Сложность авторской позиции Баткина, разделение им своих исследовательских и публицистических текстов [12] не позволяют предположить намеренное выстраивание проблематики исследования в зависимости от публицистической и политической «повестки». Однако наличие у текстов и концепций позднесоветской гуманитаристики многозначности, наподобие той, которую приобретали теории Бахтина и Лотмана, позволяет проследить в концептуализации Баткиным индивидуализма Ренессанса сходство с его же концептуализацией «теории индивидуализма», то есть, в том числе, понимание им индивидуализма современного и его «контркультурной» роли.
Предпосылки для такой постановки вопроса содержатся в следующем утверждении Баткина:
Возрождение оказалось наиболее уникальным, наиболее потенциально богатым заделом европеизма. Именно Возрождение, не умещавшееся в раннебуржуазные рамки, дало истоки будущего либерализма и способности к общению с любой чужой культурой прошлого и настоящего, т.е. к сознательной выработке всемирности как нового качества истории (курсив мой. — Н.К.) [Баткин 1995: 36].
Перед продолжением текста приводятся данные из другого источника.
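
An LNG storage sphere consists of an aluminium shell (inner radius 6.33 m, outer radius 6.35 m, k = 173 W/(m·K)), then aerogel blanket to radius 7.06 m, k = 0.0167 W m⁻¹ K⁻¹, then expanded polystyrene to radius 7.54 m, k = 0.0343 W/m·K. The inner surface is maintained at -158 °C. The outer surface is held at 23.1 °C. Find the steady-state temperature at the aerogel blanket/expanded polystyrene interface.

Resistance network (inner→outer):
  R_aluminium = (1/6.33 − 1/6.35)/(4πk) = 4.976×10^-4/(4π·173) = 2.289×10^-7 K/W
  R_aerogel blanket = (1/6.35 − 1/7.06)/(4πk) = 0.01584/(4π·0.0167) = 0.07547 K/W
  R_expanded polystyrene = (1/7.06 − 1/7.54)/(4πk) = 0.009017/(4π·0.0343) = 0.02092 K/W
ΣR = 2.289×10^-7 + 0.07547 + 0.02092 = 0.09639 K/W
Q = ΔT/ΣR = (-158 °C − 23.1 °C)/0.09639 = -1879 W
From the inner boundary to the aerogel blanket/expanded polystyrene interface, ΣR_partial = 0.07547 K/W.
T_interface = T_in − Q·ΣR_partial = -158 °C − (-1879)(0.07547) = -16.2 °C

T = -16.2 °C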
Снова возникающий образ модерности, ставшей основой европейского индивидуализма, способствует «перескакиванию» через последовательность развития «либерализма», анахронистически делает Ренессанс наиболее современным и актуальным в силу выработки в ренессансной культуре диалогизма и «всемирности». В другом определении Ренессанс как культура узкой группы интеллектуалов не только понимается в близких к анахронизму терминах (напоминающих о культурной роли неофициальной позднесоветской науки и о диссидентско-политической роли неофициальной культуры в широком смысле), но и противопоставляется линейной хронологии и «новоевропейской ситуации»:
…перед нами неформальная группа единомышленников: ренессансных интеллигентов отличало содержание, а не официальный род деятельности, не внешние социальные роли, а то, как гуманисты реализовали себя в этих ролях или,что еще важней, помимо них. <...> Это, очевидно, первые в европейской истории интеллигенты «вообще», являющиеся (как и Ренессанс в целом) генетическим началом и вместе с тем антиподом новоевропейской ситуации (курсив мой. — Н.К.) [там же: 61].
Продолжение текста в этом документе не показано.